If the stubber one of them was lugging was any indication, chances were that Brevek had stumbled across the very group of people who had saved his life. There were six of them; three were clearly civilians, two men wearing dirty, grey overalls and a grey-haired middle-aged woman in a clerk’s business attire. All three of them clutched pilfered lasguns and a shotgun.

 

The other three were military; the first – a woman Brevek’s own age if his eyes told him correctly – appeared to be a member of the San Zamora Militia in her uninspired, dark brown fatigues with the crest of Saint Zamora embroidered on the left breast of her uniform. Brevek noted that she was not unlovely, though her nose hooked a little too much for his liking and scars cris-crossed her left cheek, marring her otherwise slightly above-average features.

 

The second was definitely Guard; a massive bastard who looked like he hailed from the Grecidos 8th Drop Trooper Regiment.
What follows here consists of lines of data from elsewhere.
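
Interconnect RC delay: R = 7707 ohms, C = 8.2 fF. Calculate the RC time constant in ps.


Step 1: tau = R * C
Step 2: tau = 7707 * 8.2 fF = 7707 * 8.2e-15 F
Step 3: tau = 6.31974e-11 s = 63.1974 ps

63.1974


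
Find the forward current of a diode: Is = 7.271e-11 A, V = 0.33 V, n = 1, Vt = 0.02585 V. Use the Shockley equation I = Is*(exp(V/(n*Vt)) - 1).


Step 1: V/(n*Vt) = 0.33/(1*0.02585) = 12.7660
Step 2: exp(12.7660) = 3.5011e+05
Step 3: I = 7.271e-11 * (3.5011e+05 - 1) = 2.55e-05 A

2.55e-05


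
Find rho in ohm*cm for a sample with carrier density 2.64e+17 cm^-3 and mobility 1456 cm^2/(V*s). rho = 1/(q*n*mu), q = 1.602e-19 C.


Step 1: sigma = q * n * mu = 1.602e-19 * 2.64e+17 * 1456 = 6.15783e+01 S/cm
Step 2: rho = 1 / sigma = 1 / 6.15783e+01 = 0.01624 ohm*cm

0.01624


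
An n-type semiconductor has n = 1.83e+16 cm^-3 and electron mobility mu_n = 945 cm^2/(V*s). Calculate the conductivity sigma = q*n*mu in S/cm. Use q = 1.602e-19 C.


Step 1: sigma = q * n * mu
Step 2: sigma = 1.602e-19 * 1.83e+16 * 945
Step 3: sigma = 2.770e+00 S/cm

2.770e+00


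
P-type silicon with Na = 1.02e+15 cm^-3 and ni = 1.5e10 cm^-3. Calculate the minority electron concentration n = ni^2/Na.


Step 1: Majority hole concentration p ≈ Na = 1.02e+15 cm^-3
Step 2: n = ni^2 / Na = (1.5e10)^2 / 1.02e+15
Step 3: n = 2.21e+05 cm^-3

2.21e+05


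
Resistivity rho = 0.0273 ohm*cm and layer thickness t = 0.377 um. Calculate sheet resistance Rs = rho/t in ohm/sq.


Step 1: Convert thickness to cm: t = 0.377 um = 3.7700e-05 cm
Step 2: Rs = rho / t = 0.0273 / 3.7700e-05
Step 3: Rs = 724.1 ohm/sq

724.1


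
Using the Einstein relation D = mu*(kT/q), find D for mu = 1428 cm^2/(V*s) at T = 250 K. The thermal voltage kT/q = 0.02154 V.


Step 1: D = mu * (kT/q)
Step 2: D = 1428 * 0.02154
Step 3: D = 30.76 cm^2/s

30.76


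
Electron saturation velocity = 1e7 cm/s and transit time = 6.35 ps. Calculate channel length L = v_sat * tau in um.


Step 1: tau in seconds = 6.35 ps * 1e-12 = 6.3500e-12 s
Step 2: L = v_sat * tau = 1e7 * 6.3500e-12 = 6.3500e-05 cm
Step 3: L in um = 6.3500e-05 * 1e4 = 0.635 um

0.635


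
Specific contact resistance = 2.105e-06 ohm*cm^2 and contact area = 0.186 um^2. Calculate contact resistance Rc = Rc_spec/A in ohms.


Step 1: Convert area to cm^2: 0.186 um^2 = 1.8600e-09 cm^2
Step 2: Rc = Rc_spec / A = 2.105e-06 / 1.8600e-09
Step 3: Rc = 1.13e+03 ohms

1.13e+03


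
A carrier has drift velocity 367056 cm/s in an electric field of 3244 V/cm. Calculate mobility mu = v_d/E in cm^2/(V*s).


Step 1: mu = v_d / E
Step 2: mu = 367056 / 3244
Step 3: mu = 113.15 cm^2/(V*s)

113.15


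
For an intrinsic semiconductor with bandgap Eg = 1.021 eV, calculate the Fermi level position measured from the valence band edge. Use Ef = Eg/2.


Step 1: For an intrinsic semiconductor, the Fermi level sits at midgap.
Step 2: Ef = Eg / 2 = 1.021 / 2 = 0.5105 eV

0.5105


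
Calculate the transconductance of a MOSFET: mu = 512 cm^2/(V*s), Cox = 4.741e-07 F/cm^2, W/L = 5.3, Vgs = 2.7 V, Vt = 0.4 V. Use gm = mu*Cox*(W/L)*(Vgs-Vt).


Step 1: Vov = Vgs - Vt = 2.7 - 0.4 = 2.3 V
Step 2: gm = mu * Cox * (W/L) * Vov
Step 3: gm = 512 * 4.741e-07 * 5.3 * 2.3 = 2.96e-03 S

2.96e-03


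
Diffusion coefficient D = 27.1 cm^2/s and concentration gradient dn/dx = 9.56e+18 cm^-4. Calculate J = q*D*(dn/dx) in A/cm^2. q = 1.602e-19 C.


Step 1: J = q * D * (dn/dx)
Step 2: J = 1.602e-19 * 27.1 * 9.56e+18
Step 3: J = 4.15e+01 A/cm^2

4.15e+01


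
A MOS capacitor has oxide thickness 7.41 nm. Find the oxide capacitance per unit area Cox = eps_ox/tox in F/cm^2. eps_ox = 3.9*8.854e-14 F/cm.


Step 1: eps_ox = 3.9 * 8.854e-14 = 3.45306e-13 F/cm
Step 2: tox in cm = 7.41 nm * 1e-7 = 7.4100e-07 cm
Step 3: Cox = 3.45306e-13 / 7.4100e-07 = 4.66e-07 F/cm^2

4.66e-07


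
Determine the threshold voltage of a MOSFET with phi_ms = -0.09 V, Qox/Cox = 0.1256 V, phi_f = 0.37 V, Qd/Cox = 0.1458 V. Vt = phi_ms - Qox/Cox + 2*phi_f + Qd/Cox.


Step 1: Vt = phi_ms - Qox/Cox + 2*phi_f + Qd/Cox
Step 2: Vt = -0.09 - 0.1256 + 2*0.37 + 0.1458
Step 3: Vt = -0.09 - 0.1256 + 0.74 + 0.1458
Step 4: Vt = 0.6702 V

0.6702


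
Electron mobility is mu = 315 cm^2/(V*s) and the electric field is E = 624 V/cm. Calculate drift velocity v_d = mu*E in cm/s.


Step 1: v_d = mu * E
Step 2: v_d = 315 * 624 = 196560
Step 3: v_d = 1.97e+05 cm/s

1.97e+05


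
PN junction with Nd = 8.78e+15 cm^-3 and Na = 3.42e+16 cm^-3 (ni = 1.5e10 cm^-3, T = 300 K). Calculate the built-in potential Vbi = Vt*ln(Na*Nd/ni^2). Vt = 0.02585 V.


Step 1: Compute Na*Nd/ni^2 = 3.42e+16 * 8.78e+15 / (1.5e10)^2 = 1.3346e+12
Step 2: ln(1.3346e+12) = 27.9197
Step 3: Vbi = 0.02585 * 27.9197 = 0.722 V

0.722


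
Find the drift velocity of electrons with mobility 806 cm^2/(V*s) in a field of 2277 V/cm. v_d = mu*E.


Step 1: v_d = mu * E
Step 2: v_d = 806 * 2277 = 1835262
Step 3: v_d = 1.84e+06 cm/s

1.84e+06


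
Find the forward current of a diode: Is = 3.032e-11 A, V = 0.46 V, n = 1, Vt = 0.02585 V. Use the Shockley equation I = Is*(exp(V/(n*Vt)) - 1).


Step 1: V/(n*Vt) = 0.46/(1*0.02585) = 17.7950
Step 2: exp(17.7950) = 5.3490e+07
Step 3: I = 3.032e-11 * (5.3490e+07 - 1) = 1.62e-03 A

1.62e-03


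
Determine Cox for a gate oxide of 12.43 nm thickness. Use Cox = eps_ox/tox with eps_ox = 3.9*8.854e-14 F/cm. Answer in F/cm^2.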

Good soldiers, solid and dependable but more than a little fanatical in their faith to the Emperor, which was fine when directed at the enemy (when they weren’t ignoring orders or charging unsupported at fully manned fortifications) but they seemed to hold themselves in higher regard than the other regiments for their ‘purer’ faith. This Grecidan was large, youthful and tanned with hooded eyes and a tired expression.

 

The last was a man of average build with silvery hair and intelligent, suspicious eyes that seemed to bore into Brevek’s skull. He seemed to be in his mid-forties and was clothed in yet more dull grey flak armour, covered by a dirtied maroon greatcoat. A grandiose, peaked cap rested atop his head and the instant Brevek laid his gaze upon it his eyes widened in horror. However, it had been the aura of stern authority he carried which had alerted him as to what this man was.

 

‘Oh Throne…’ Brevek heard himself mutter to himself unconsciously as he stared at the Commissar looming above him.